By Pan Shaojun, People’s Daily
Green and low-carbon development philosophy is a guiding principle for the regeneration of old residential communities in Liangxi district, Wuxi of east China’s Jiangsu province, a national-level pilot area for urban renewal projects.
Multiple measures have been taken in the district to give it a facelift. Nowadays, modern buildings are erected by the sides of clean streets, and the water quality in the Wuxi section of the Grand Canal, a 2,500-year-old water course linking north and south China, has also been largely improved. As a result, the sense of happiness of local residents has been greatly enhanced.
“Now the district is a great place to live and work in, and we enjoy the dividends of green development everyday here,” said Li Nan, who once moved to suburban areas for better environment and recently moved back.
Besides, the district is also vigorously developing low-carbon industries and modern services. New business forms are prospering there, including cross-border e-commerce, headquarters economy, digital economy and the integrated sector of culture and tourism.
While advancing urban renewal, local authorities gave red lights to high-energy consuming and high-emission traditional industries, such as paint making, electroplating and chemical engineering, to make room for green and low-carbon businesses.
“With the goal to peak carbon emission and achieve carbon neutrality, and based on the environmental capacity of old residential communities, we have strictly controlled the total emissions of pollutants and developed producer services in a targeted manner to promote high-quality and low-carbon development of industries,” said Wang Shu, deputy head of Liangxi’s ecology and environment bureau.
Liangxi’s green development is inseparable from a science-based structure and intelligence management. By building a demonstration area for industry-city integration, the district has combined together its work and commercial areas, and placed residential communities around work areas, which has made the city more compact and significantly shortened the commuting distance of the citizens, and thus alleviating traffic jams and reducing air pollution. In addition, the district is also employing 5G technology and advanced devices to monitor sewage discharge in 150 local rivers.
Liangxi district has made sound achievements in pollution control and emission reduction through circular economy.

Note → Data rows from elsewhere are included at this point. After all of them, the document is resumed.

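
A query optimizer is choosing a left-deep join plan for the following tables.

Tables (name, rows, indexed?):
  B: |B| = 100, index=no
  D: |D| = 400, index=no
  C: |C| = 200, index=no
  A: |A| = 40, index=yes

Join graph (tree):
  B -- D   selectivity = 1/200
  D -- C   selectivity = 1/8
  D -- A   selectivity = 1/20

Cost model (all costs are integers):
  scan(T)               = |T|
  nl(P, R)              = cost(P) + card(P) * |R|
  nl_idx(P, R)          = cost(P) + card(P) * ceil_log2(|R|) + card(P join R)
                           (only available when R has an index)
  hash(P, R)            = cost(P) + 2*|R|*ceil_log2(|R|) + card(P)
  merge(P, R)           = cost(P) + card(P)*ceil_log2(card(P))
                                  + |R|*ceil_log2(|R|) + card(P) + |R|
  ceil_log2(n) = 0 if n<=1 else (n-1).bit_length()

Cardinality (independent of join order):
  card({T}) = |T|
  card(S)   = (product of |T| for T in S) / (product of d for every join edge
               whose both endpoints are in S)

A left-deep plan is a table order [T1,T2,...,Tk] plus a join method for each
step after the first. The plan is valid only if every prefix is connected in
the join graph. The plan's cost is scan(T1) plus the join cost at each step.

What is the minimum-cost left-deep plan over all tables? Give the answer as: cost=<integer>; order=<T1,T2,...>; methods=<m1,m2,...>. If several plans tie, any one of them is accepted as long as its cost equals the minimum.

cost=6480; order=D,B,A,C; methods=hash,hash,hash

Selinger DP (subsets sized 1..n):
  {B}: scan cost=100, card=100
  {D}: scan cost=400, card=400
  {C}: scan cost=200, card=200
  {A}: scan cost=40, card=40
  {BD}: card=200; try (B,hash)→2200, (D,merge)→4900, (B,merge)→5200, (D,hash)→7400, (D,nl)→40100, (B,nl)→40400; best=2200 via (B,hash)
  {CD}: card=10000; try (C,hash)→4000, (D,merge)→6000, (C,merge)→6200, (D,hash)→7600, (D,nl)→80200, (C,nl)→80400; best=4000 via (C,hash)
  {AD}: card=800; try (A,hash)→1280, (A,nl_idx)→3600, (D,merge)→4320, (A,merge)→4680, (D,hash)→7280, (D,nl)→16040 …(+1); best=1280 via (A,hash)
  {BCD}: card=5000; try (C,hash)→5600, (C,merge)→5800, (B,hash)→15400, (C,nl)→42200, (B,merge)→154800, (B,nl)→1004000; best=5600 via (C,hash)
  {ABD}: card=400; try (A,hash)→2880, (B,hash)→3480, (A,nl_idx)→3800, (A,merge)→4280, (A,nl)→10200, (B,merge)→10880 …(+1); best=2880 via (A,hash)
  {ACD}: card=20000; try (C,hash)→5280, (C,merge)→11880, (A,hash)→14480, (A,nl_idx)→84000, (A,merge)→154280, (C,nl)→161280 …(+1); best=5280 via (C,hash)
  {ABCD}: card=10000; try (C,hash)→6480, (C,merge)→8680, (A,hash)→11080, (B,hash)→26680, (A,nl_idx)→45600, (A,merge)→75880 …(+4); best=6480 via (C,hash)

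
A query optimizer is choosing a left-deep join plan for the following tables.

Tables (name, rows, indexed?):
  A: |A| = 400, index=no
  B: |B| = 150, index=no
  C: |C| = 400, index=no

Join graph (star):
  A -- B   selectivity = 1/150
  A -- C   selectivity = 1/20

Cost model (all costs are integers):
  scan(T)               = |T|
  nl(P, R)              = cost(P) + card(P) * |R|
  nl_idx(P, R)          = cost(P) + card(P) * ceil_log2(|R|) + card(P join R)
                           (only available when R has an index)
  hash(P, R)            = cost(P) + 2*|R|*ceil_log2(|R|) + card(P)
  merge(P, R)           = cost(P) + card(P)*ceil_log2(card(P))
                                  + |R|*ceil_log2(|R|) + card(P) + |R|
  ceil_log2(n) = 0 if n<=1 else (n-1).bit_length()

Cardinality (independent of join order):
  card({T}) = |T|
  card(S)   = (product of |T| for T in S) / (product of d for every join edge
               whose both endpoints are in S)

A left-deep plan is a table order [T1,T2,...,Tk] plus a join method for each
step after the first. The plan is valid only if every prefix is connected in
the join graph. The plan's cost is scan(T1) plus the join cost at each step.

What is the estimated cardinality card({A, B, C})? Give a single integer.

8000

Tables in S: A(400), B(150), C(400)
Edges inside S: A-B(d=150), A-C(d=20)
numerator = 400 * 150 * 400 = 24000000
denominator = 150 * 20 = 3000
card(S) = 24000000 / 3000 = 8000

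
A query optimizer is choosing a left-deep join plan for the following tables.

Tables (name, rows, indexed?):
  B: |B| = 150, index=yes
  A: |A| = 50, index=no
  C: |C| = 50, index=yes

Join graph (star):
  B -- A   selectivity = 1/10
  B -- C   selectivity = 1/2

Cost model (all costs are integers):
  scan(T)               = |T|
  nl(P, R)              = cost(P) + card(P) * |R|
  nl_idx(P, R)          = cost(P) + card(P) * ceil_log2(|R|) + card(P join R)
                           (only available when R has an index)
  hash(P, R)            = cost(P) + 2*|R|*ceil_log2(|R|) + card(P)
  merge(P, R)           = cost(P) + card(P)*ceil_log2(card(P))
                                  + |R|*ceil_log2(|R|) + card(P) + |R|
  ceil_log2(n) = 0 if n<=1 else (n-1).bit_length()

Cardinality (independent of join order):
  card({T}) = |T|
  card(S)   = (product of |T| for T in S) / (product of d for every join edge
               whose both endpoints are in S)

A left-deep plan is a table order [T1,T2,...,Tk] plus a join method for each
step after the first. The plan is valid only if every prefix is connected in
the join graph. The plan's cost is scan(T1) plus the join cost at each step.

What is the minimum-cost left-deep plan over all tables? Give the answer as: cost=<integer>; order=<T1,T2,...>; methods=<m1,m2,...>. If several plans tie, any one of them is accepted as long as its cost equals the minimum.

Selinger DP (subsets sized 1..n):
  {B}: scan cost=150, card=150
  {A}: scan cost=50, card=50
  {C}: scan cost=50, card=50
  {AB}: card=750; try (A,hash)→900, (B,nl_idx)→1200, (B,merge)→1750, (A,merge)→1850, (B,hash)→2500, (B,nl)→7550 …(+1); best=900 via (A,hash)
  {BC}: card=3750; try (C,hash)→900, (B,merge)→1750, (C,merge)→1850, (B,hash)→2500, (B,nl_idx)→4200, (C,nl_idx)→4800 …(+2); best=900 via (C,hash)
  {ABC}: card=18750; try (C,hash)→2250, (A,hash)→5250, (C,merge)→9500, (C,nl_idx)→24150, (C,nl)→38400, (A,merge)→50000 …(+1); best=2250 via (C,hash)

cost=2250; order=B,A,C; methods=hash,hash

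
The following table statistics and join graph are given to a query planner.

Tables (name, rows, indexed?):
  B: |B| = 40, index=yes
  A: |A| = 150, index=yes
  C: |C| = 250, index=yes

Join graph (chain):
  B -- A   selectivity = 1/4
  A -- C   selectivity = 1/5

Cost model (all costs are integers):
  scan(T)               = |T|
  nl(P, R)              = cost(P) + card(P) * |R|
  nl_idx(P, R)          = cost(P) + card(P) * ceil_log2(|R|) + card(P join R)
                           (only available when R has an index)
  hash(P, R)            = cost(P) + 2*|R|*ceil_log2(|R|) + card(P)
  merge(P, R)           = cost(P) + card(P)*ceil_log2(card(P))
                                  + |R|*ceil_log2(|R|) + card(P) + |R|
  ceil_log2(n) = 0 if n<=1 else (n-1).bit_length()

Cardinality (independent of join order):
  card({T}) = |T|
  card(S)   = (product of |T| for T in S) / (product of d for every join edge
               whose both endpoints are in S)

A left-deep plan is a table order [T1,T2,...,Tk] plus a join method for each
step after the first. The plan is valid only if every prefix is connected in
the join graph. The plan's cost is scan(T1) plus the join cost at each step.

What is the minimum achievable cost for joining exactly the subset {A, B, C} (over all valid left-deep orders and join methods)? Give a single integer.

Selinger DP over subsets of {A,B,C}:
  {B}: scan cost=40, card=40
  {A}: scan cost=150, card=150
  {C}: scan cost=250, card=250
  {AB}: card=1500; try (B,hash)→780, (A,merge)→1670, (B,merge)→1780, (A,nl_idx)→1860, (A,hash)→2480, (B,nl_idx)→2550 …(+2); best=780 via (B,hash)
  {AC}: card=7500; try (A,hash)→2900, (C,merge)→3750, (A,merge)→3850, (C,hash)→4300, (C,nl_idx)→8850, (A,nl_idx)→9750 …(+2); best=2900 via (A,hash)
  {ABC}: card=75000; try (C,hash)→6280, (B,hash)→10880, (C,merge)→21030, (C,nl_idx)→87780, (B,merge)→108180, (B,nl_idx)→122900 …(+2); best=6280 via (C,hash)

6280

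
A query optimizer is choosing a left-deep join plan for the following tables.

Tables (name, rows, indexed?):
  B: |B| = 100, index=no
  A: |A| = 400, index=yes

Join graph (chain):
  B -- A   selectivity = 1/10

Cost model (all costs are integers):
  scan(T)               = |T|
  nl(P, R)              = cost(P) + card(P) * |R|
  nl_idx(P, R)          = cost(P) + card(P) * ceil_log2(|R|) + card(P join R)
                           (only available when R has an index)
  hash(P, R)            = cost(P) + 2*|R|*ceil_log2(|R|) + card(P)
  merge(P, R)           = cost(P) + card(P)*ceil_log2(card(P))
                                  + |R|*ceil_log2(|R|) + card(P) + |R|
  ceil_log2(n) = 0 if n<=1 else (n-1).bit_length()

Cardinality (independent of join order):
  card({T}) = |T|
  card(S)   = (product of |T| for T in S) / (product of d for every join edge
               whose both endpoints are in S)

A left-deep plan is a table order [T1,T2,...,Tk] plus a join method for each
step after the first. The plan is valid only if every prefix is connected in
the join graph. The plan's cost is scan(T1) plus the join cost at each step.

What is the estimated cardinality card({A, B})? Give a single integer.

4000

Tables in S: A(400), B(100)
Edges inside S: B-A(d=10)
numerator = 400 * 100 = 40000
denominator = 10 = 10
card(S) = 40000 / 10 = 4000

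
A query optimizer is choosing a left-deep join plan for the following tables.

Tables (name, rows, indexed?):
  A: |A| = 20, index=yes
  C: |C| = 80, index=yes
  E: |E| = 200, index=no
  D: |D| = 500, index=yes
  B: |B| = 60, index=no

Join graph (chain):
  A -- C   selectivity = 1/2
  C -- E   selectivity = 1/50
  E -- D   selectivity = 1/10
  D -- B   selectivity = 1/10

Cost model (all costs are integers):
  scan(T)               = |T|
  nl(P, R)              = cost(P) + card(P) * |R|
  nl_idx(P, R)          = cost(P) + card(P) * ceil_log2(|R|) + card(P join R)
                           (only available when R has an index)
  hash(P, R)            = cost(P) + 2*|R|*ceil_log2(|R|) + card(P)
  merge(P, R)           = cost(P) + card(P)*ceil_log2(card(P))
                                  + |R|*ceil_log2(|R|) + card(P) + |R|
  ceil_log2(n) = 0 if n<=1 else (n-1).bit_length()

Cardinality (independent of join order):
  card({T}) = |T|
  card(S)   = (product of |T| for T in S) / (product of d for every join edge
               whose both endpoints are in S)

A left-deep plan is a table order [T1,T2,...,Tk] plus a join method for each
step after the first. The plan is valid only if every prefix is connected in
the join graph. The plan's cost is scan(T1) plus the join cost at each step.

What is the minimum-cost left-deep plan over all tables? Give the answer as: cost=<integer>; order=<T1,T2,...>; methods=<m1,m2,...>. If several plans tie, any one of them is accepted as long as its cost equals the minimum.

Selinger DP (subsets sized 1..n):
  {A}: scan cost=20, card=20
  {C}: scan cost=80, card=80
  {E}: scan cost=200, card=200
  {D}: scan cost=500, card=500
  {B}: scan cost=60, card=60
  {AC}: card=800; try (A,hash)→360, (C,merge)→780, (A,merge)→840, (C,nl_idx)→960, (C,hash)→1160, (A,nl_idx)→1280 …(+2); best=360 via (A,hash)
  {CE}: card=320; try (C,hash)→1520, (C,nl_idx)→1920, (E,merge)→2520, (C,merge)→2640, (E,hash)→3360, (E,nl)→16080 …(+1); best=1520 via (C,hash)
  {DE}: card=10000; try (E,hash)→4200, (D,merge)→7000, (E,merge)→7300, (D,hash)→9400, (D,nl_idx)→12000, (D,nl)→100200 …(+1); best=4200 via (E,hash)
  {BD}: card=3000; try (B,hash)→1720, (D,nl_idx)→3600, (D,merge)→5480, (B,merge)→5920, (D,hash)→9120, (D,nl)→30060 …(+1); best=1720 via (B,hash)
  {ACE}: card=3200; try (A,hash)→2040, (E,hash)→4360, (A,merge)→4840, (A,nl_idx)→6320, (A,nl)→7920, (E,merge)→10960 …(+1); best=2040 via (A,hash)
  {CDE}: card=16000; try (D,merge)→9720, (D,hash)→10840, (C,hash)→15320, (D,nl_idx)→20400, (C,nl_idx)→90200, (C,merge)→154840 …(+2); best=9720 via (D,merge)
  {BDE}: card=60000; try (E,hash)→7920, (B,hash)→14920, (E,merge)→42520, (B,merge)→154620, (E,nl)→601720, (B,nl)→604200; best=7920 via (E,hash)
  {ACDE}: card=160000; try (D,hash)→14240, (A,hash)→25920, (D,merge)→48640, (D,nl_idx)→190840, (A,nl_idx)→249720, (A,merge)→249840 …(+2); best=14240 via (D,hash)
  {BCDE}: card=96000; try (B,hash)→26440, (C,hash)→69040, (B,merge)→250140, (C,nl_idx)→523920, (B,nl)→969720, (C,merge)→1028560 …(+1); best=26440 via (B,hash)
  {ABCDE}: card=960000; try (A,hash)→122640, (B,hash)→174960, (A,nl_idx)→1466440, (A,merge)→1754560, (A,nl)→1946440, (B,merge)→3054660 …(+1); best=122640 via (A,hash)

cost=122640; order=E,C,D,B,A; methods=hash,merge,hash,hash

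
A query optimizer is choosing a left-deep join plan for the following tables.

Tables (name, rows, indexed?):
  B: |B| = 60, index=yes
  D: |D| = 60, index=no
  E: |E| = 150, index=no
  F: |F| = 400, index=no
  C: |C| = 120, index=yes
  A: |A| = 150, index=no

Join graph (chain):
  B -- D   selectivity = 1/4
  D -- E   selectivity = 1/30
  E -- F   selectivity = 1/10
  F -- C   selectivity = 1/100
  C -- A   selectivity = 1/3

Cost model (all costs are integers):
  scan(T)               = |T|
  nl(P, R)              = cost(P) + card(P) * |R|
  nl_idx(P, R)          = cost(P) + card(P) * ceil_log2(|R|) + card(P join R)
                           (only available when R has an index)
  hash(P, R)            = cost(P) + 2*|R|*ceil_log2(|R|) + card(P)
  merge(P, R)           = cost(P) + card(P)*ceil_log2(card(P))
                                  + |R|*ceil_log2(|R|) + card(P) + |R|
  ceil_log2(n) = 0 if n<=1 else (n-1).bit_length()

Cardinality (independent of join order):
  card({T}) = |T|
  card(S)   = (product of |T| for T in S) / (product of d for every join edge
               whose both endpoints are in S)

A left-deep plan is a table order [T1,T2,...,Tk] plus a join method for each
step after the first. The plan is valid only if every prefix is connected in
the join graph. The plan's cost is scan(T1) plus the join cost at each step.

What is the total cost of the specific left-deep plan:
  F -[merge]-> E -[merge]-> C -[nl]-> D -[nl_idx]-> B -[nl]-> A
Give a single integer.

33225110

step 1: scan F: cost=400, card=400
step 2: join E via merge
    card(P join E) = 400*150/(10) = 6000
    cost = 400 + 400*9 + 150*8 + 400 + 150 = 5750
step 3: join C via merge
    card(P join C) = 6000*120/(100) = 7200
    cost = 5750 + 6000*13 + 120*7 + 6000 + 120 = 90710
step 4: join D via nl
    card(P join D) = 7200*60/(30) = 14400
    cost = 90710 + 7200*60 = 522710
step 5: join B via nl_idx
    card(P join B) = 14400*60/(4) = 216000
    cost = 522710 + 14400*6 + 216000 = 825110
step 6: join A via nl
    card(P join A) = 216000*150/(3) = 10800000
    cost = 825110 + 216000*150 = 33225110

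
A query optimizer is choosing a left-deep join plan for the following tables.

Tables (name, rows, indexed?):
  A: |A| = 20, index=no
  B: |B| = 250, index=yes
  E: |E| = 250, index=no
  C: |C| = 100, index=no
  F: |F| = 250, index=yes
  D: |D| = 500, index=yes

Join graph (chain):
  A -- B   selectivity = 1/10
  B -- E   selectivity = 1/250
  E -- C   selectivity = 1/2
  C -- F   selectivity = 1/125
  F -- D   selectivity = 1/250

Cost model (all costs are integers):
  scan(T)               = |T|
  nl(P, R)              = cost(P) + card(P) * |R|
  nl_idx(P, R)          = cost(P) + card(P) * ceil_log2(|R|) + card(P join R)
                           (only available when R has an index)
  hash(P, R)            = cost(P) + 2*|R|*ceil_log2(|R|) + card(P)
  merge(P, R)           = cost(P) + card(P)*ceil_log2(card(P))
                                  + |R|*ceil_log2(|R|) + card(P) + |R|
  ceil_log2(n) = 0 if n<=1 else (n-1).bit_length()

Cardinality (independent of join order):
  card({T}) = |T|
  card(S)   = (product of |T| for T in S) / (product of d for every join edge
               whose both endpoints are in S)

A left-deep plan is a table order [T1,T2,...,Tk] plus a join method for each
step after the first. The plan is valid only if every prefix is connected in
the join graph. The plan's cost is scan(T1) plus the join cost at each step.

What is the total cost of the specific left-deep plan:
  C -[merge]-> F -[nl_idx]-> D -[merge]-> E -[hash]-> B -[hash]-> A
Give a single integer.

115800

step 1: scan C: cost=100, card=100
step 2: join F via merge
    card(P join F) = 100*250/(125) = 200
    cost = 100 + 100*7 + 250*8 + 100 + 250 = 3150
step 3: join D via nl_idx
    card(P join D) = 200*500/(250) = 400
    cost = 3150 + 200*9 + 400 = 5350
step 4: join E via merge
    card(P join E) = 400*250/(2) = 50000
    cost = 5350 + 400*9 + 250*8 + 400 + 250 = 11600
step 5: join B via hash
    card(P join B) = 50000*250/(250) = 50000
    cost = 11600 + 2*250*8 + 50000 = 65600
step 6: join A via hash
    card(P join A) = 50000*20/(10) = 100000
    cost = 65600 + 2*20*5 + 50000 = 115800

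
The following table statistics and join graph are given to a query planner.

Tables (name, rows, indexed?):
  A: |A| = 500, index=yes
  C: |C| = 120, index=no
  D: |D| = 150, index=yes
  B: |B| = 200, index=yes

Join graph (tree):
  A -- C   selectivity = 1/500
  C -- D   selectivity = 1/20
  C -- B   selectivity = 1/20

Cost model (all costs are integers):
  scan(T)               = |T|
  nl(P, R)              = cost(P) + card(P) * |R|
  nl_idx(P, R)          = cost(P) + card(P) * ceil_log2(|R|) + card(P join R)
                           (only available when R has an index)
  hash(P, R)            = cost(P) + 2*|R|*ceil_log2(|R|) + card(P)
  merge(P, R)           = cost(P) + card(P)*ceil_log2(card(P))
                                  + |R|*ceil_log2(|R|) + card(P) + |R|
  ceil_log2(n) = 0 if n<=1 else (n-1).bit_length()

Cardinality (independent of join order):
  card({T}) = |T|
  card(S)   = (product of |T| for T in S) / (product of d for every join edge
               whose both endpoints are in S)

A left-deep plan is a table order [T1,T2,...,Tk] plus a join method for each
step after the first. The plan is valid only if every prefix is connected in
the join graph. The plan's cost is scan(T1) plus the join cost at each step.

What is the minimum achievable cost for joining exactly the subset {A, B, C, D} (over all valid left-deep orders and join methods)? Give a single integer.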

Yangming neighborhood of the district houses a large number of enterprises. It has built a big data storage center on a piece of land where a polluting enterprise was once operating. The storage center discharges no pollutant, but as a facility that needs massive water cooling, it consumes an immense amount of electricity.
“We negotiated with a sewage disposal plant and decided to cool the storage center with low-temperature reclaimed water discharged by the plant. The high-temperature water discharged by the plant is used for temperature control of the center via water source heat pumps. In this way, energy is saved and emissions reduced,” said Wang Chao, deputy director of the sub-district office of Yangming neighborhood.
According to statistics, the concentration of PM2.5 in Liangxi district has been lowered to 27.8 micrograms per cubic meter from 45 micrograms per cubic meter three years ago, a drop of 38.2 percent. The district enjoys good air quality on 80 percent of the days, up from 66.6 percent in 2018. In 2018, only three of the 172 monitoring sections along the district’s 147 rivers reported relatively good water quality (at or above Grade III), and now the figure has been expanded to 70. Black and malodorous water bodies have been completely eliminated.